O problema vai além do diabetes e do peso. Os estados metabólicos são frequentemente acompanhados por fatores de risco cardiovascular, como pressão alta, níveis anormais de colesterol e excesso de gordura abdominal. Juntos, esses fatores aumentam o risco de doenças cardíacas e derrames.

Isso torna a ligação entre estresse e metabolismo particularmente relevante durante o Mês da Conscientização Cardíaca, quando a atenção está focada nos fatores que influenciam a saúde cardiovascular a longo prazo. O Professor Naidu enfatiza que as consequências do estresse acumulado para a saúde nem sempre são imediatamente óbvias, mas podem se acumular com o tempo.

Há também um crescente interesse na relação entre dieta, intestino e cérebro. Estudos sobre a conexão «intestino-cérebro» sugerem que o que as pessoas comem pode influenciar aspectos do bem-estar mental, adicionando outro nível à relação entre estilo de vida, estresse e saúde.

Os locais de trabalho são outro tópico importante para discussão. A força de trabalho sul-africana enfrenta uma série de pressões, desde tensão financeira e aumento do custo de vida até instabilidade no emprego e sobrecarga de trabalho. O Índice de Estresse Profmed de 2025 mostrou que a pressão financeira e os problemas relacionados ao trabalho continuam sendo fontes significativas de estresse entre os profissionais sul-africanos.

A pesquisa também identificou o impacto do estresse nos hábitos diários, incluindo padrões de sono, alimentação e atividade física. Isso significa que os programas de bem-estar no local de trabalho não podem se concentrar apenas no estado emocional dos funcionários. Criar oportunidades para movimento, incentivar métodos de trabalho mais saudáveis e garantir que os funcionários tenham acesso ao suporte adequado de saúde mental podem fazer parte de uma abordagem mais ampla para a prevenção de doenças crônicas.

A ligação entre estresse e metabolismo não significa que o estresse por si só cause diabetes, obesidade ou doenças cardíacas. Genética, dieta, atividade física, sono, condições médicas existentes e outros fatores ambientais desempenham um papel. No entanto, a redução do estresse crônico pode fazer parte de um plano mais amplo de proteção da saúde.

Exercícios físicos regulares, sono suficiente, dieta equilibrada, abstenção do tabagismo e consumo moderado de álcool podem apoiar uma melhoria geral da saúde.

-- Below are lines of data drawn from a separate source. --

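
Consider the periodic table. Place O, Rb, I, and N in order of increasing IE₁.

Rb < I < O < N

N is in period 2, group 15; O is in period 2, group 16; Rb is in period 5, group 1; I is in period 5, group 17.
Across a period the outer electron is held more tightly (higher IE₁); down a group it sits in a higher shell, more shielded, and comes off more easily.
Here both period and group differ, so the two effects have to be weighed against each other.
I > Rb: both are in period 5; the period trend gives I the larger value.
O > I: period and group pull opposite ways; the down-group shift dominates (1314 vs 1008 kJ/mol).
N > O: this pair runs against the simple trend — see the exception note.
Note the exception: N has a higher first ionization energy than O, contrary to the simple trend — pairing an electron in O's 2p⁴ costs repulsion energy, so O ionizes more easily than half-filled N (2p³).
For reference (kJ/mol): N 1402, O 1314, Rb 403, I 1008.
So from lowest to highest: Rb < I < O < N.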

Práticas de atenção plena e fortes redes de apoio social também podem ajudar as pessoas a lidar com o estresse. Jennings acredita que o gerenciamento do estresse deve ser visto não como um luxo, mas como parte do cuidado com a saúde a longo prazo.

O Professor Naidu apela para que as pessoas que sofrem de estresse incontrolável procurem ajuda médica profissional, pois especialistas qualificados podem ajudar no gerenciamento do estresse e transtornos mentais. A conclusão não é que cada dia estressante coloca uma pessoa em risco de desenvolver diabetes ou doença cardíaca. Em vez disso, é necessário levar o estresse constante muito a sério como um dos componentes do quadro geral da saúde metabólica e cardiovascular. Prestar atenção em como o estresse afeta o sono, a alimentação, o movimento e o bem-estar geral pode, assim, se tornar uma parte importante da proteção de saúde a longo prazo.